The consortium, which is called Center for HIV/AIDS Vaccine Immunology (CHAVI), will have labs at Duke, Harvard, Oxford, and the University of Alabama. Barton Haynes, a professor of immunology at Duke University, will head CHAVI, though three Harvard professors will head three of its five core areas of research.
The grant, awarded on July 14 by the National Institutes of Health, will pay out $15 million this year and up to $45 million annually for the remainder of the seven-year grant. The grant is the first venture of the Global HIV Vaccine Enterprise, which was endorsed by the G-8 countries at a summit in June 2004.
Professor of Medicine Norman L. Letvin ’71, one of four senior scientific directors of CHAVI, will direct the Center’s vaccine production core.
“I like to think that what we’re doing is very important for America and for the world,” Letvin said. “The commitment from the government can always be greater.”
Joseph Sodroski, a professor of immunology and infectious diseases at Harvard’s School of Public Health, said that he does not consider the consortium’s decentralized structure, with four labs spanning two countries, to be an impediment to the Center’s efforts.
“I think the key is that it sets up a network that will continue to have interactions among its members,” Sodroski, one of CHAVI’s senior scientific director, said. “We don’t need to be in the same building.
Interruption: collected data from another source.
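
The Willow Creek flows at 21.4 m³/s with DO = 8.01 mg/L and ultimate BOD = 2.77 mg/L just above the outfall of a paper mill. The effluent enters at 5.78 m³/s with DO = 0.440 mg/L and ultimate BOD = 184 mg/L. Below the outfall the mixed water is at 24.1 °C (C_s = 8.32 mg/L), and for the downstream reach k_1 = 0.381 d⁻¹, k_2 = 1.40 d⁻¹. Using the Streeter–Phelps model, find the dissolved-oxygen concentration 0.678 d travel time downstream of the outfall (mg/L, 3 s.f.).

DO ≈ 1.63 mg/L

Mixed DO = (21.4×8.01 + 5.78×0.440)/(21.4+5.78) = 174.0/27.18 = 6.400 mg/L.
Mixed L₀ = (21.4×2.77 + 5.78×184)/(27.18) = 1123/27.18 = 41.31 mg/L.
Initial deficit D₀ = C_s − DO₀ = 8.32 − 6.400 = 1.920 mg/L.
D(0.678) = [0.381×41.31/(1.40−0.381)](e^(−0.381×0.678) − e^(−1.40×0.678)) + 1.920 e^(−1.40×0.678)
= 15.45 × (0.7723 − 0.3871) + 1.920 × 0.3871 = 6.694 mg/L.
DO = 8.32 − 6.694 = 1.626 mg/L.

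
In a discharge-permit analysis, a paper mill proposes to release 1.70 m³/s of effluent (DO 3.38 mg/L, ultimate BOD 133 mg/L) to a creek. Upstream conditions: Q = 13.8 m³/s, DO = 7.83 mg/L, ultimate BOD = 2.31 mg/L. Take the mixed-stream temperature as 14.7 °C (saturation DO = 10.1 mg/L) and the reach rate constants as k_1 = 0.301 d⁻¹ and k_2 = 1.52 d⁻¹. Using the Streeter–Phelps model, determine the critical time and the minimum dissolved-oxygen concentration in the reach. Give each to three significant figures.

Mixed DO = (13.8×7.83 + 1.70×3.38)/(13.8+1.70) = 113.8/15.50 = 7.342 mg/L.
Mixed L₀ = (13.8×2.31 + 1.70×133)/(15.50) = 258.0/15.50 = 16.64 mg/L.
Initial deficit D₀ = C_s − DO₀ = 10.1 − 7.342 = 2.758 mg/L.
t_c = (1/1.219) ln[(1.52/0.301)(1 − 2.758×1.219/(0.301×16.64))] = 0.8203 × ln(1.661) = 0.4162 d.
D_c = (0.301/1.52) × 16.64 × e^(−0.301×0.4162) = 0.1980 × 16.64 × 0.8823 = 2.908 mg/L.
Minimum DO = 10.1 − 2.908 = 7.192 mg/L.

t_c ≈ 0.416 d; minimum DO ≈ 7.19 mg/L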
There’s lots of ways of communicating these days.”
The other two Harvard professors on the initiative are Raphael Dolin, Harvard Medical School’s dean for academic and clinical programs, and Stephen Harrison, a professor of biological chemistry and molecular pharmacology and of pediatrics at Harvard Medical School.
Both Dolin and Harrison will head research teams. Dolin’s team will lead the Center’s clinical core, while Harrison’s team will lead its structural biology core.
Above all, the researchers are trying to stop the spread of AIDS, which has been an epidemic for many years now. In December 2002, the Joint United Nations Program on HIV/AIDS estimated that 42 million people were living with HIV/AIDS globally, 3.2 million of whom were children under fifteen. Thirteen thousand people contract the virus daily.
The researchers’ work will be evaluated by an outside advisory board, composed of research scientists and specialists outside academia.
Haynes said that efforts to find a vaccine have been difficult because HIV/AIDS researchers do not yet have the tools to battle the difficulties—like rapid mutation—posed by the HIV retrovirus.
The researchers, many of whom have worked together for years, will focus their efforts on the effects of the virus immediately after it enters the body. Such research is normally difficult, because people usually do not know exactly when they contract the virus.
CHAVI doctors under Letvin’s command will inject mice and “non-human primates”—monkeys—with synthetic forms of the virus in order to analyze the immune system’s response in the hours just after the infection, when the body is still producing antibodies.
“What we’re hoping to do is first to study, in the monkeys, the nature of the immune response in the very early minutes to hours to try to get a handle on what might make up a successful immune response and what might make up an unsuccessful response,” Letvin said.
The current CHAVI members beat out a team led by Director of the Division of AIDS at Harvard Medical School Bruce Walker, according to the Boston Globe. Walker is currently on vacation and could not be reached for comment this week.